Here, the flute doesn’t sound the least bit corny or out of place in the context of Brazilian jazz and bossa nova. On the contrary, Musayelyan’s playing easily sinks into the arrangements and helps to accentuate the rhythms. Musayelyan’s playing isn’t all flourishes and flavours; it highlights, brightly assisting Zottarelli’s varying beats while dancing with Gustavo Assis-Brasil’s guitar and Schachnik’s keys.

Now you can’t have an album of Brazilian jazz without including some standards from Antonio Carlos Jobim. Mozik has three such arrangements, each one lovingly tinkered with by Schachnik. The theme from Black Orpheus, “A Felicidade,” is a standout with its slow-burning gait that doesn’t ignore the melancholy of the original while building to inevitable bliss.

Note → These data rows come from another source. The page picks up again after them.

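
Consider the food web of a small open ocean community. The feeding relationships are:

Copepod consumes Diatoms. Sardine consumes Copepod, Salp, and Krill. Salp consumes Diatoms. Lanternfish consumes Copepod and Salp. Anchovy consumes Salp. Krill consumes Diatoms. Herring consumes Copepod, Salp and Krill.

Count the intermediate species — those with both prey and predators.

Intermediate species (has both prey and predators): Krill, Salp, Copepod.
Count: 3.

3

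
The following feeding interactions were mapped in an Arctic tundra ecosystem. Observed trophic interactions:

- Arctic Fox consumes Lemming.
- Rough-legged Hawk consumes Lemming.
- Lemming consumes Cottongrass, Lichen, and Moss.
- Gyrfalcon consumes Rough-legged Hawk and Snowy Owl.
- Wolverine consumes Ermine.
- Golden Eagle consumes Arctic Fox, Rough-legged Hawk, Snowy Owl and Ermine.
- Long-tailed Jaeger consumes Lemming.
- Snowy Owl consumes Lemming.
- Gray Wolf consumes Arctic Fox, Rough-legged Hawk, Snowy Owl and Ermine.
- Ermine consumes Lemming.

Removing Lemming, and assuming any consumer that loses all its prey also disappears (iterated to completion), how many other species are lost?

Remove Lemming.
Round 1: Snowy Owl (all prey gone), Ermine (all prey gone), Long-tailed Jaeger (all prey gone), Rough-legged Hawk (all prey gone), Arctic Fox (all prey gone) → extinct.
Round 2: Golden Eagle (all prey gone), Wolverine (all prey gone), Gray Wolf (all prey gone), Gyrfalcon (all prey gone) → extinct.
No further losses. Total secondary extinctions: 9.

9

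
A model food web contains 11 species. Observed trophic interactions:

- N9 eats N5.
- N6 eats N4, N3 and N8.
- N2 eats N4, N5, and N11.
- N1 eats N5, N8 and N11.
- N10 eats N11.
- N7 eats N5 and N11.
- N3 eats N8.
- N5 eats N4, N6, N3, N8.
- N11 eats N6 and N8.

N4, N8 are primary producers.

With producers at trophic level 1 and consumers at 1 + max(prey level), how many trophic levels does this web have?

5

Producers (level 1): N4, N8.
N8 → N3 → N6 → N5 → N1 gives N1 level 5.
No species has a prey at level 5, so no species reaches level 6.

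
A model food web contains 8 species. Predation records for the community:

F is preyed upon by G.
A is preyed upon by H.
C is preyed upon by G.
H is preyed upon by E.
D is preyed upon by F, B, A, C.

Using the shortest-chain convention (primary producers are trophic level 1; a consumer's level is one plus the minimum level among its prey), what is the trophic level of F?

D is a producer → level 1.
F eats D → level 2.

Trophic level 2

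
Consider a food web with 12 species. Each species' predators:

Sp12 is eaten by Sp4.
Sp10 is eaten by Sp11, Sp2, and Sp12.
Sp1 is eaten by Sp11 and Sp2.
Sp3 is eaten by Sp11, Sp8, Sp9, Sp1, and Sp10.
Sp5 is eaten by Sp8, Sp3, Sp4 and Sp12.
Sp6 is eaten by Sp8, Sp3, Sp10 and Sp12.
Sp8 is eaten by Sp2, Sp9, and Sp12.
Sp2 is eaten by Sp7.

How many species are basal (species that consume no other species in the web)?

2

Basal species (no prey listed): Sp6, Sp5.
Count: 2.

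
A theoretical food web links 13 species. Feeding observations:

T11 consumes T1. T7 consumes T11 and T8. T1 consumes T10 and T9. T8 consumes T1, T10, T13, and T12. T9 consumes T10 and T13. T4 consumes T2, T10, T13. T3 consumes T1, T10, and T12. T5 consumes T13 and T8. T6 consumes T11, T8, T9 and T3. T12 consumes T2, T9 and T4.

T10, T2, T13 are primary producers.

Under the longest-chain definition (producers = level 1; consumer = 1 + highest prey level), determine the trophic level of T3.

Trophic level 4

T10 is a producer → level 1.
T9 eats T10 (level 1); other prey at levels: T13 1 → level 2.
T1 eats T9 (level 2); other prey at levels: T10 1 → level 3.
T3 eats T1 (level 3); other prey at levels: T10 1, T12 3 → level 4.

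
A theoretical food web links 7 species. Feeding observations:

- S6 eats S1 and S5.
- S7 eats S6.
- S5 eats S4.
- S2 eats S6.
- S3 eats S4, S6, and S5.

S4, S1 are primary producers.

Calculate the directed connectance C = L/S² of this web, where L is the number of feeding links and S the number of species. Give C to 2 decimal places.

C = 0.16

The web has S = 7 species and L = 8 feeding links.
C = L / S² = 8 / 49 = 0.1633 ≈ 0.16.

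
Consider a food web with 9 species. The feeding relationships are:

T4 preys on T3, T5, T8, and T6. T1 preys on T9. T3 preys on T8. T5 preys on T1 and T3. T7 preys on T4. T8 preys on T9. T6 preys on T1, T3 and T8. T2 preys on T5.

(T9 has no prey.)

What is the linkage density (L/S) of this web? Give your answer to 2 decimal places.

There are L = 14 links among S = 9 species.
L/S = 14/9 = 1.5556 ≈ 1.56.

L/S = 1.56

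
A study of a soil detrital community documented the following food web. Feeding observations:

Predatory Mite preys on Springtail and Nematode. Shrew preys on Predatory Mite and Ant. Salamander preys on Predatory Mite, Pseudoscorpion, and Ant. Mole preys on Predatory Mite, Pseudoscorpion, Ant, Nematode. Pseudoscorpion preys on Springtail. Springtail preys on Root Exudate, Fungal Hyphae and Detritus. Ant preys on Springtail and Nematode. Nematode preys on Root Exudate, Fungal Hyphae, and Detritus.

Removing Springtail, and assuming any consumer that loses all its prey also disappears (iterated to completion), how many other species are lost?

1

Remove Springtail.
Round 1: Pseudoscorpion (all prey gone) → extinct.
No further losses. Total secondary extinctions: 1.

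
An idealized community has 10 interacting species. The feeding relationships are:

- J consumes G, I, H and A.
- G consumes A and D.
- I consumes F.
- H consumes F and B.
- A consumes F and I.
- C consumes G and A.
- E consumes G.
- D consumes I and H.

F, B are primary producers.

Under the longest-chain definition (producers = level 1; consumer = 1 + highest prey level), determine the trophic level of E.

F is a producer → level 1.
I eats F → level 2.
D eats I (level 2); other prey at levels: H 2 → level 3.
G eats D (level 3); other prey at levels: A 3 → level 4.
E eats G → level 5.

Trophic level 5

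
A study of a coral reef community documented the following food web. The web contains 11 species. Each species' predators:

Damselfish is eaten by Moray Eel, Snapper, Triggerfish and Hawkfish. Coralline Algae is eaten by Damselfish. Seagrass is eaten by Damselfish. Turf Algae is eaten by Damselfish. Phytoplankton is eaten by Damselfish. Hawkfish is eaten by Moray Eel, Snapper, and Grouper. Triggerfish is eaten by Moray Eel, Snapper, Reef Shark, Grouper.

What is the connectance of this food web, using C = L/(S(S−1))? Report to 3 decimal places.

The web has S = 11 species and L = 15 feeding links.
C = L / (S(S−1)) = 15 / 110 = 0.1364 ≈ 0.136.

C = 0.136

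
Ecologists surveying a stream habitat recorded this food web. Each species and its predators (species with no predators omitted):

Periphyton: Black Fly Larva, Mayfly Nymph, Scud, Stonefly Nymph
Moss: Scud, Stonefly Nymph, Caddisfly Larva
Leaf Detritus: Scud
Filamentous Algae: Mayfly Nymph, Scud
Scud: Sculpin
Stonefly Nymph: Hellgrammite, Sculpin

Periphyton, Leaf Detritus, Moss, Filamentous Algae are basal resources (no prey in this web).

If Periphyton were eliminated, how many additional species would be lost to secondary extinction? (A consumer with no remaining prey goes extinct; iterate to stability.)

Remove Periphyton.
Round 1: Black Fly Larva (all prey gone) → extinct.
No further losses. Total secondary extinctions: 1.

1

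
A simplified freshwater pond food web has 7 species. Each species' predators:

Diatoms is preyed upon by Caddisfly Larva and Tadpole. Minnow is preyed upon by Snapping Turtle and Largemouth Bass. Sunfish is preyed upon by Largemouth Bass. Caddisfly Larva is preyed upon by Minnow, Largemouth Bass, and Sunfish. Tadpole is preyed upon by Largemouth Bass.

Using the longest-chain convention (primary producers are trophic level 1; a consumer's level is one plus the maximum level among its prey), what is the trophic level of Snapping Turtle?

Trophic level 4

Diatoms is a producer → level 1.
Caddisfly Larva eats Diatoms → level 2.
Minnow eats Caddisfly Larva → level 3.
Snapping Turtle eats Minnow → level 4.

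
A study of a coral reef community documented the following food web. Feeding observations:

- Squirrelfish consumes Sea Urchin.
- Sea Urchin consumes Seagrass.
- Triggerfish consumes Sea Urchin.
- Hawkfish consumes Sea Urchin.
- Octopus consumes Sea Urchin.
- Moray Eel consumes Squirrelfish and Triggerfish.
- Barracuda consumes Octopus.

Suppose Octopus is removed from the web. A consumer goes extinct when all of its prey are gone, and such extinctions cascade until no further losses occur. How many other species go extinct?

Remove Octopus.
Round 1: Barracuda (all prey gone) → extinct.
No further losses. Total secondary extinctions: 1.

1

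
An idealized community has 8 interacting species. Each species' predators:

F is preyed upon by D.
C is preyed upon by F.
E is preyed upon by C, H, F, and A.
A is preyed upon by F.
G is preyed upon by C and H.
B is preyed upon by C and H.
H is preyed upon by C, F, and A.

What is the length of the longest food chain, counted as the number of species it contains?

5 species

One longest chain: G → H → A → F → D.
It has 5 species and 4 links.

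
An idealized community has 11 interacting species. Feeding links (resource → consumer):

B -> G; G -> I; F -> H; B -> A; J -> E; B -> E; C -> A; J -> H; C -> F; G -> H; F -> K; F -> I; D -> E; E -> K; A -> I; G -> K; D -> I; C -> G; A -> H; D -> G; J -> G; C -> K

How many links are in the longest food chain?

One longest chain: C → A → H.
It has 3 species and 2 links.

2 links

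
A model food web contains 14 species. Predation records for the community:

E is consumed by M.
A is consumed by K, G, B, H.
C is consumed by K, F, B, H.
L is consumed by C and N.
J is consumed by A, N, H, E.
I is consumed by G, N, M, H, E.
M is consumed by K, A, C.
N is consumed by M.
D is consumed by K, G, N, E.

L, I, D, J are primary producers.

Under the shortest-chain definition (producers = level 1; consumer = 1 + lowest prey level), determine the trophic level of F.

L is a producer → level 1.
C eats L → level 2.
F eats C → level 3.
No prey of F is below level 2, so 3 is the minimum.

Trophic level 3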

There’s also some traditional jazz, with Herbie Hancock’s “Eye of the Hurricane.” The piece, a beautiful standard of modal jazz with its slow-moving harmonies, is lovingly kissed by Brazilian jazz rhythms and Assis-Brasil’s velvety strings.

This combination of players may never have come to fruition had it not been for Schachnik’s influence on Zottarelli. “I didn’t want anything to do with Brazilian music when I was there,” Zottarelli says. “I was very much into heavy metal, blues, rock, and a little fusion. But when I got to Berklee, people assumed I know Jobim’s music, that I could play samba, and I couldn’t. When Gilson presented me some of those Dom Salvador records, it gave me a chance to get to know the music…and that’s how it all started.”

Schachnik was born and raised in Sao Paulo and started playing organ at age 11, learning through his love of Deep Purple. He broke into the club scene early on and accompanied Patricia Marx and Rosa Maria on the road. By 1990, he had won a scholarship to Berklee and graduated with a degree in jazz composition.

The history of these two musicians shines through with every note of Mozik, an enticing album of Brazilian jazz that is bathed with a wealth of influences from various genres. And then there’s that damned jazz flute, hot as hell and causing me to rethink my whole hardline stance on the thing.